Drica - Minha filha, foi uma porrada atrás da outra. Nessas horas, ou você luta, ou você luta. Contei com muito apoio da minha família, e estava começando a namorar de novo (o médico homeopata Fernando Pitanga, 55 anos, com quem está até hoje). Tive muita sorte de encontrar um doador rápido. Podia ter esperado mais e talvez não ter suportado. Tive médicos excelentes, um plano de saúde que me ajudou bastante. Deus foi rápido comigo.
Donna - Seu filho era bebê na época.
Drica - Tinha um ano. Fiquei quatro meses internada e depois muito tempo em casa, mas com muita limitação, como a máscara. Ele é uma luz, um menino precoce, tem uma capacidade de compreensão fora da curva, é lindo, muito amoroso.
Donna - Você disse que não esconderia dele a história da adoção. O assunto já é abordado?
Drica - Sim. Desde que ele tinha um ano e começou a perguntar sobre o pai. Essa questão precisa ser falada sempre, claro que da maneira das crianças, no mundo da fantasia, minimizando o lado difícil e negro e ressaltando o lado solar e luminoso. Ele já está me pedindo para adotar um irmãozinho.
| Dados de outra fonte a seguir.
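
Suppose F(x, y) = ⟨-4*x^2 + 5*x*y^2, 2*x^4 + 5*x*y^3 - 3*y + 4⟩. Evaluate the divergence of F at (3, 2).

173

∂F₁/∂x = -8*x + 5*y^2
∂F₂/∂y = 15*x*y^2 - 3
∇·F = 15*x*y^2 - 8*x + 5*y^2 - 3
At (3, 2): 173.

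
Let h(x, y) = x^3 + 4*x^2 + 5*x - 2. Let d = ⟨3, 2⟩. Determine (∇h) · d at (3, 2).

∂h/∂x = 3*x^2 + 8*x + 5
∂h/∂y = 0
∇h at (3, 2) = (56, 0)
∇h · d = (56)(3) + (0)(2) = 168

168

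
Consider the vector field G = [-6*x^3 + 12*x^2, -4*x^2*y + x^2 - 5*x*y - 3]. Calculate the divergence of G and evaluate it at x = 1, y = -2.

∂G₁/∂x = -18*x^2 + 24*x
∂G₂/∂y = -4*x^2 - 5*x
∇·G = -22*x^2 + 19*x
At (1, -2): -3.

-3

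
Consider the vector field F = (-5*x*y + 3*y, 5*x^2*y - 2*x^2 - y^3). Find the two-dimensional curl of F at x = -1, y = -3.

∂F₂/∂x = 10*x*y - 4*x
∂F₁/∂y = -5*x + 3
Scalar curl = 10*x*y + x - 3
At (-1, -3): 26.

26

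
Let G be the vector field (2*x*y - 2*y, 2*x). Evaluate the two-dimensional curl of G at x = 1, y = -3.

2

∂G₂/∂x = 2
∂G₁/∂y = 2*x - 2
Scalar curl = -2*x + 4
At (1, -3): 2.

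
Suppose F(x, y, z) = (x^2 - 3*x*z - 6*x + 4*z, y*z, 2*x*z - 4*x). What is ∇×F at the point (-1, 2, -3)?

(-2, 17, 0)

(∇×F)₁ = ∂F₃/∂y − ∂F₂/∂z = -y
(∇×F)₂ = ∂F₁/∂z − ∂F₃/∂x = -3*x - 2*z + 8
(∇×F)₃ = ∂F₂/∂x − ∂F₁/∂y = 0
∇×F = (-y, -3*x - 2*z + 8, 0)
At (-1, 2, -3): (-2, 17, 0).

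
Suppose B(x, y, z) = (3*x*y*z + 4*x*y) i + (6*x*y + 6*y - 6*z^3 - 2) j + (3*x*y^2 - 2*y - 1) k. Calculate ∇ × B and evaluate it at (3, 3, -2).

(∇×B)₁ = ∂B₃/∂y − ∂B₂/∂z = 6*x*y + 18*z^2 - 2
(∇×B)₂ = ∂B₁/∂z − ∂B₃/∂x = 3*x*y - 3*y^2
(∇×B)₃ = ∂B₂/∂x − ∂B₁/∂y = -3*x*z - 4*x + 6*y
∇×B = (6*x*y + 18*z^2 - 2, 3*x*y - 3*y^2, -3*x*z - 4*x + 6*y)
At (3, 3, -2): (124, 0, 24).

(124, 0, 24)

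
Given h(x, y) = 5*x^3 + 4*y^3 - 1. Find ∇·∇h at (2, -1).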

Donna - E você pensa no segundo filho?
Drica - Penso, penso, mas tenho que ganhar coragem. É muito lindo, mas é muito trabalho, muita responsabilidade. Vamos ver.
Donna - Como ficou o namoro naquela época?
Drica - Ele foi muito parceiro, paciente, ficou muito perto e deu muito apoio para mim e para o meu filho, para a minha família. Ele é um sujeito muito calmo. Foi importante estar perto dele.
Donna - Em uma entrevista ao Fantástico, logo depois do transplante, você falou algo muito impactante: "A vida melhora muito se você não morre". De que maneira?
Drica - Muitas vezes, a gente não consegue mudar padrões de comportamento se não for de uma forma violenta. A doença foi isso para mim. Muitas vezes, você está com relações que não existem mais, uma série de mágoas, coisas que precisa amadurecer e passar adiante e não consegue. Se você morre, acabou tudo. Se você consegue ficar aqui, pode ser muito proveitoso, você pode ter uma vida muito melhor do que antes. Isso para mim é real, límpido, claro.
Donna - Sua vida está melhor agora?
Drica - Com certeza.
Donna - Como você se vê hoje?
Drica - Ai, minha filha, como é que eu vou falar isso? Estou aí... Um dia de cada vez. Continuo com esse meu lema. Sem grandes planos, vivendo a vida, o máximo possível, no presente.